You can see why it is essential to have at least one unambiguous vertex per curve primitive now! Now we have this vertex ID lookup we can find any value on the input curves accross points, primitives and vertices. This was the key to the whole problem.
Interested to find out more? Have a dig around and see if you can work out how I solve the U coordinate.
Please consider subscribing if you’d like to keep updated with what I’m up to or follow me on Twitter DoesCG.
FURTHER READING
Points and Verts and Prims - Great overview of how points, vertices and primitives relate to each other from the legendary CG Wiki. Essential to understand the working of this tool.

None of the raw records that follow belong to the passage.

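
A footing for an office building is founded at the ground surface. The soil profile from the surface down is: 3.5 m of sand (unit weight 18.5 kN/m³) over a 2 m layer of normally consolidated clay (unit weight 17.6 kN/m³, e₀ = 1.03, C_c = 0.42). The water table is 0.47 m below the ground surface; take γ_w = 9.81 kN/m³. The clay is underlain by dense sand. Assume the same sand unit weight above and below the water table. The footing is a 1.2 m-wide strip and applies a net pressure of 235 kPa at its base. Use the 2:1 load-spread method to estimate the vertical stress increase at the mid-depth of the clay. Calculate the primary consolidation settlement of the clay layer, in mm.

Mid-depth of clay below the ground surface: z = 3.5 + 2/2 = 4.5 m.
Total vertical stress at mid-clay: σ_v = 18.5×3.5 + 17.6×1 = 82.35 kPa.
Pore pressure: u = 9.81×(4.5 − 0.47) = 39.534 kPa.
Initial effective stress: σ'_0 = σ_v − u = 82.35 − 39.534 = 42.816 kPa.
Stress increase at mid-clay by the 2:1 spreading method:
Δσ = qB/(B+z) = 235×1.2/(1.2+4.5) = 49.474 kPa
Final effective stress: σ'_f = σ'_0 + Δσ = 42.816 + 49.474 = 92.29 kPa.
Normally consolidated clay, so the full stress increment lies on the virgin compression line:
S_c = C_c·H/(1+e₀)·log₁₀(σ'_f/σ'_0) = 0.42×2/(1+1.03)×log₁₀(92.29/42.816)
    = 0.41379 × 0.33355 = 0.138 m

S_c ≈ 138 mm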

Jake Rice has spoken a bit around the meshing branching structures. Hi LA Hug talk can be found here. And a link to a page on his own approach to meshing branching edge networks can be found here.

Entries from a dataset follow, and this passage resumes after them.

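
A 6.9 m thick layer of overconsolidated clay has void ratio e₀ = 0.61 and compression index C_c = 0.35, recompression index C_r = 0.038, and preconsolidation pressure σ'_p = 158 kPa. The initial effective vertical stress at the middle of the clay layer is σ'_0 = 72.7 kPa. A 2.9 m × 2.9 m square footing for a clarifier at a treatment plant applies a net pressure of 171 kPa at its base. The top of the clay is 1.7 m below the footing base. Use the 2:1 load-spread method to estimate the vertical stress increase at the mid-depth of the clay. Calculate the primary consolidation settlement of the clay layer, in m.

Mid-depth of clay below the footing base: z = 1.7 + 6.9/2 = 5.15 m.
Stress increase at mid-clay by the 2:1 spreading method:
Δσ = qBL/((B+z)(L+z)) = 171×2.9×2.9/((2.9+5.15)(2.9+5.15)) = 22.192 kPa
Final effective stress: σ'_f = 72.7 + 22.192 = 94.892 kPa.
σ'_f = 94.892 ≤ σ'_p = 158 kPa, so the clay remains overconsolidated and only the recompression index applies:
S_c = C_r·H/(1+e₀)·log₁₀(σ'_f/σ'_0) = 0.038×6.9/1.61×log₁₀(94.892/72.7)
    = 0.16286 × 0.1157 = 0.01884 m

S_c ≈ 0.0188 m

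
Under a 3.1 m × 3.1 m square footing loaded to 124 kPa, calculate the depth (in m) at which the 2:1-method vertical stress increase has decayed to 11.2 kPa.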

##UPDATES 19.00 GMT 2021-12-26, version 0.6
- First release.
14.00 GMT 2021-12-27. version 0.7
- Fixed zero min width issue.
- Improved default values of cap weld.
- Improved calculation of length for Texel and Relative modes.
- Removed Group selection. Split off what you want to PolyWire.
19.00 GMT 2021-12-31 version 0.9
- Improved stability.
- Fixed cap scale issue.
- Multiple networks now work.
- Implemented compile blocks where possible.
20.00 GMT 2022-01-02 version 0.92 - Hotfixed max iterations safety. 21.00 GMT 2022-01-08
- Large optimisations in walk U speed. 300% to 400% speed increase.
- Interface tidied - UV mode UI adapts to settings.
- Deprecated seam orientating.
19.00 GMT 2022-01-12 version 0.99
- New auto aim up.
- Snapping V for vertical tiling to non parent.
- Cap fixes around texel mode
14.00 GMT 202-04-01 - Dev made private and moved to SideFX Labs.